While there is currently no cure for Herpes, there are prescription medications that can reduce symptoms, ease pain, and reduce the infectious rate of the virus.

HPV

HPV stands for Human Papillomavirus, which is a virus that is spread by sexual contact. HPV is the most commonly transmitted STI.

Although not yet curable, the most virulent subtypes of HPV can be prevented by vaccination. HPV can cause genital warts, abnormal pap smears, and, in some cases, cervical cancer in women with a history of the infection. Although men can get genital warts or HPV-related cancers, they are usually just carriers of HPV.

Syphilis

Unlike the two most common STIs, chlamydia and gonorrhea, syphilis is caused by direct contact with a syphilis lesion during sexual intercourse.

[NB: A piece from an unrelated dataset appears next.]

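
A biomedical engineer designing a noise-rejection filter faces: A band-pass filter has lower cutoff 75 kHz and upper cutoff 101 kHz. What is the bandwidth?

Bandwidth = f_high - f_low
= 101 kHz - 75 kHz = 26 kHz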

The bacteria then causes infection of the genitalia, which usually manifests in the typical sore known as a chancre. There are several stages of the disease process. The sore is typically the first stage.

While symptoms of syphilis are unlikely to present themselves early on, if left untreated, the disease process can worsen, leading to a much more serious illness. Complications, such as heart issues, neurological defects, brain tissue damage, paralysis, and blindness can result, and the condition can lead to death.

Syphilis is a clear example of how early detection and rapid initiation of treatment can prevent severe consequences.

Available Treatment for STI’s

Treatment for STIs will depend on the pathogen causing the infection. For example, in the case of syphilis, the pathogen is a bacteria, whereas, in the case of Herpes, the pathogen is a virus. In addition, syphilis can be cured, yet Herpes does not have a cure.

A critical aspect of the treatment for these infections is that the initiation of treatment occurs as soon as possible. Even more important is the use of preventative measures, such as abstinence, vaccination, condom usage, and making responsible sexual decisions to protect from contracting the illnesses.

Yet, STIs are unavoidable and unpredictable in some cases, even in the safest and most responsible of situations. In the case of STIs involving bacterial infections, antibiotics are the treatment. Antivirals help to manage the cases of viral STIs, such as Herpes.

Vaccination against HPV can reduce the likelihood of contracting this illness and is recommended for males and females between the ages of 9 to 26 but can be given to older adults as well now.

While some STIs aren’t curable as discussed, for the most part, all can be managed effectively if not treated thoroughly.

Final Thoughts

After testing positive for an STI, it’s imperative to seek treatment immediately. In addition to treatment, it’s also essential to communicate with a sexual partner so that they may be tested and treated as well.

It’s best to avoid STIs completely by taking all precautions. STIs can cause many problems with your health, so responsible behavior is essential.